The second component is the diagnostic center, which will act as one of the main customers of the radiopharmaceutical production center, and the third component is a new clinic, which will become a center for the treatment of oncological diseases. These second and the third components are intended to be private entities for which we are now in the process of attracting investors.

All three components together will  constitute the Armenian Center of Excellence in Oncology and will be located in the the Alikhanyan National Science Lab (formerly the Yerevan Physics Institute) .The construction of the first component will begin this year. in March, we will announce an international tender for it architectural design.

We are implementing this project in collaboration with the Belgian company IBA Molecular, which is now assembling the main piece of equipment for the center: a cyclotron particle accelerator.

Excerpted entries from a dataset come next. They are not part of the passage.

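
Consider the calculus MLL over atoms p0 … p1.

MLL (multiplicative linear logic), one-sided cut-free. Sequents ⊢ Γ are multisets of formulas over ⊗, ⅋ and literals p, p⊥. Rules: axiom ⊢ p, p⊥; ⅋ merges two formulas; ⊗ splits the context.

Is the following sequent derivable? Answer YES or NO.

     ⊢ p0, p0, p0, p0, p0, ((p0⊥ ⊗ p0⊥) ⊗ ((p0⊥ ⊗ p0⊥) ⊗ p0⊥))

Derivation (root first):
[⊗]  ⊢ p0, p0, p0, p0, p0, ((p0⊥ ⊗ p0⊥) ⊗ ((p0⊥ ⊗ p0⊥) ⊗ p0⊥))
  [⊗]  ⊢ p0, p0, (p0⊥ ⊗ p0⊥)
    [Ax]  ⊢ p0, p0⊥
    [Ax]  ⊢ p0, p0⊥
  [⊗]  ⊢ p0, p0, p0, ((p0⊥ ⊗ p0⊥) ⊗ p0⊥)
    [⊗]  ⊢ p0, p0, (p0⊥ ⊗ p0⊥)
      [Ax]  ⊢ p0, p0⊥
      [Ax]  ⊢ p0, p0⊥
    [Ax]  ⊢ p0, p0⊥

Result: YES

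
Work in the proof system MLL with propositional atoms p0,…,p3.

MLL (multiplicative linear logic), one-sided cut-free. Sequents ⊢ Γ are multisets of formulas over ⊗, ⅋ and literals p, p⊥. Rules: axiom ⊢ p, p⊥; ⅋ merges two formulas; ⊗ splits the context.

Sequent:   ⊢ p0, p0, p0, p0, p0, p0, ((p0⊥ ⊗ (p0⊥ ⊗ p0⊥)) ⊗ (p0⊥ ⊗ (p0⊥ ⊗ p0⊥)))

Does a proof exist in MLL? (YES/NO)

Derivation (root first):
[⊗]  ⊢ p0, p0, p0, p0, p0, p0, ((p0⊥ ⊗ (p0⊥ ⊗ p0⊥)) ⊗ (p0⊥ ⊗ (p0⊥ ⊗ p0⊥)))
  [⊗]  ⊢ p0, p0, p0, (p0⊥ ⊗ (p0⊥ ⊗ p0⊥))
    [Ax]  ⊢ p0, p0⊥
    [⊗]  ⊢ p0, p0, (p0⊥ ⊗ p0⊥)
      [Ax]  ⊢ p0, p0⊥
      [Ax]  ⊢ p0, p0⊥
  [⊗]  ⊢ p0, p0, p0, (p0⊥ ⊗ (p0⊥ ⊗ p0⊥))
    [Ax]  ⊢ p0, p0⊥
    [⊗]  ⊢ p0, p0, (p0⊥ ⊗ p0⊥)
      [Ax]  ⊢ p0, p0⊥
      [Ax]  ⊢ p0, p0⊥

Result: YES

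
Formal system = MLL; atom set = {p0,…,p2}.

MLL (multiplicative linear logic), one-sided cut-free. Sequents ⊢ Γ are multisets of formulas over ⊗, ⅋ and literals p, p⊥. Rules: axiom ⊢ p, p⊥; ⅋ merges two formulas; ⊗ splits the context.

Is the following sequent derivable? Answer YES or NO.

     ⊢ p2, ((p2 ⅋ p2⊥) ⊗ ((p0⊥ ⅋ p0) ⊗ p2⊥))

Proof tree:
[⊗]  ⊢ p2, ((p2 ⅋ p2⊥) ⊗ ((p0⊥ ⅋ p0) ⊗ p2⊥))
  [⅋]  ⊢ (p2 ⅋ p2⊥)
    [Ax]  ⊢ p2, p2⊥
  [⊗]  ⊢ p2, ((p0⊥ ⅋ p0) ⊗ p2⊥)
    [⅋]  ⊢ (p0⊥ ⅋ p0)
      [Ax]  ⊢ p0, p0⊥
    [Ax]  ⊢ p2, p2⊥

Result: YES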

The construction of the radiopharmaceutical production center has to be completed in time to receive and install the accelerator as soon as it is ready.

Simultaneously, we are cooperating with potential investors in order to have them on board within 2-3 years, following the arrival of the accelerator in Armenia.

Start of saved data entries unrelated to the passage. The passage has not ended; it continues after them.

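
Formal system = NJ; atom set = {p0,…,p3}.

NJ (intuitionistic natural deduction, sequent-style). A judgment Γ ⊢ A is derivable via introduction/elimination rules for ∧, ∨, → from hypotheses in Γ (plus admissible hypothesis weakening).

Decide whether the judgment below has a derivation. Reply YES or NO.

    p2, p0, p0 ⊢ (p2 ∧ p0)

Derivation trace:
[Wk] p2, p0, p0 ⊢ (p2 ∧ p0)
  [∧I] p2, p0 ⊢ (p2 ∧ p0)
    [Ax] p2 ⊢ p2
    [Ax] p0 ⊢ p0

Result: YES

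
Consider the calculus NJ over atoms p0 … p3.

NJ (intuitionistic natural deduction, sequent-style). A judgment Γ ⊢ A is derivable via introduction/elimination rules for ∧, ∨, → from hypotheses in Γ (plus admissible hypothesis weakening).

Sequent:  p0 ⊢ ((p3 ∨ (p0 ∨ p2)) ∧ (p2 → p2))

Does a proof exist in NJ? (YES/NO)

Proof tree:
[∧I] p0 ⊢ ((p3 ∨ (p0 ∨ p2)) ∧ (p2 → p2))
  [∨I₂] p0 ⊢ (p3 ∨ (p0 ∨ p2))
    [∨I₁] p0 ⊢ (p0 ∨ p2)
      [Ax] p0 ⊢ p0
  [→I]  ⊢ (p2 → p2)
    [Ax] p2 ⊢ p2

Result: YES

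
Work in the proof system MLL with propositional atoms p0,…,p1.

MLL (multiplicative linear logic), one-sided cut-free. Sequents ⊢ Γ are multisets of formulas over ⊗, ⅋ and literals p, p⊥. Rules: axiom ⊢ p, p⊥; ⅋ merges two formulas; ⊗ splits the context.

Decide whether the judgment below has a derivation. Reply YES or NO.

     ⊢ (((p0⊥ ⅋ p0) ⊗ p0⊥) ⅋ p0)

Derivation (root first):
[⅋]  ⊢ (((p0⊥ ⅋ p0) ⊗ p0⊥) ⅋ p0)
  [⊗]  ⊢ p0, ((p0⊥ ⅋ p0) ⊗ p0⊥)
    [⅋]  ⊢ (p0⊥ ⅋ p0)
      [Ax]  ⊢ p0, p0⊥
    [Ax]  ⊢ p0, p0⊥

Result: YES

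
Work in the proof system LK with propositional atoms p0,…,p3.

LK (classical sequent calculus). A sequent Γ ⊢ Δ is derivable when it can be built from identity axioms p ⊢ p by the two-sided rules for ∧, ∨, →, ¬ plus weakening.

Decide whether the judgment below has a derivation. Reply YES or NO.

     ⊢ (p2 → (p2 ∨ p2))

Derivation trace:
[→R]  ⊢ (p2 → (p2 ∨ p2))
  [∨R] p2 ⊢ (p2 ∨ p2)
    [WR] p2 ⊢ p2, p2
      [Ax] p2 ⊢ p2

Result: YES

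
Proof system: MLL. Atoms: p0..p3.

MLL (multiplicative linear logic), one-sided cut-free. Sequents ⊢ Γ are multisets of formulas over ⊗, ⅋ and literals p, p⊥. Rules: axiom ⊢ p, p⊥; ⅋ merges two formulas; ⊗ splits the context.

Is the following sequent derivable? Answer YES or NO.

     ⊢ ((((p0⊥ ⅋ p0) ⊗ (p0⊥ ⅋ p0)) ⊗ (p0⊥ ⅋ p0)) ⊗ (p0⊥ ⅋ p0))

Derivation (root first):
[⊗]  ⊢ ((((p0⊥ ⅋ p0) ⊗ (p0⊥ ⅋ p0)) ⊗ (p0⊥ ⅋ p0)) ⊗ (p0⊥ ⅋ p0))
  [⊗]  ⊢ (((p0⊥ ⅋ p0) ⊗ (p0⊥ ⅋ p0)) ⊗ (p0⊥ ⅋ p0))
    [⊗]  ⊢ ((p0⊥ ⅋ p0) ⊗ (p0⊥ ⅋ p0))
      [⅋]  ⊢ (p0⊥ ⅋ p0)
        [Ax]  ⊢ p0, p0⊥
      [⅋]  ⊢ (p0⊥ ⅋ p0)
        [Ax]  ⊢ p0, p0⊥
    [⅋]  ⊢ (p0⊥ ⅋ p0)
      [Ax]  ⊢ p0, p0⊥
  [⅋]  ⊢ (p0⊥ ⅋ p0)
    [Ax]  ⊢ p0, p0⊥

Result: YES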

- One of other priorities of NCFA this year will be education. What will the educational program be like and what will it aim at?

- Indeed, in 2011 we will fully elaborate the Competitiveness Foundation’s education project and identify its partners and sources of financing. The emphasis will be on developing and consolidating the research and development capability of Armenia’s higher education system. The program will be based on the concept of a university-science-technologies triangle.

The goal is to establish a new research center, which will cooperate with a number of Armenia’s leading institutions of higher education. For instance, it is possible to set up a center of computational science which will work with the biology department of Yerevan State University in bioinformatics, with the Brusov State Linguistic University in computational linguistics, with the department of applies mathematics of the State Engineering (Polytechnic) University of Armenia in artificial intelligence, and so on.

The project is still at the development stage but the goal is clear: to create a networked structure, based on shared resources, which will work with a handful of universities, providing them with new sources of financing and of knowledge transfer and brokering their relationships withleading center of educational and research excellence abroad. The cost of the project will likely be in the 10-20 million range and will fit our public-private partnership format, attracting both donations and investment financing.

- Businessmen with Armenian origin, who have made great achievements outside Armenia, are mainly represented in the Board of Trustees of the Fund. Is there increase of interest towards the activity of the Fund registered from the part of local businessmen, who would like to be involved in the Board of Trustees of NCFA? It turns out that the domestic business is represented in the Board only by General Manager of “VivaCell-MTS” Ralph Yirikian.

- I should first note that besides the 13 main members of the board, we also have 10 associate members among whom there are local business poeple as well.

Since our goals are economic integration and networking at a global scale, it is important to have international board members. At the same time, the composition of the members of any such board is always an evolving one.

Let me also share a recent development: the Head of the EU Delegation in Armenia Raul de Luzenberger has now become one of our 13 main board members. He is replacing the former representative of the World Bank in Armenia Aristomene Varoudakis as the representative of international donor community.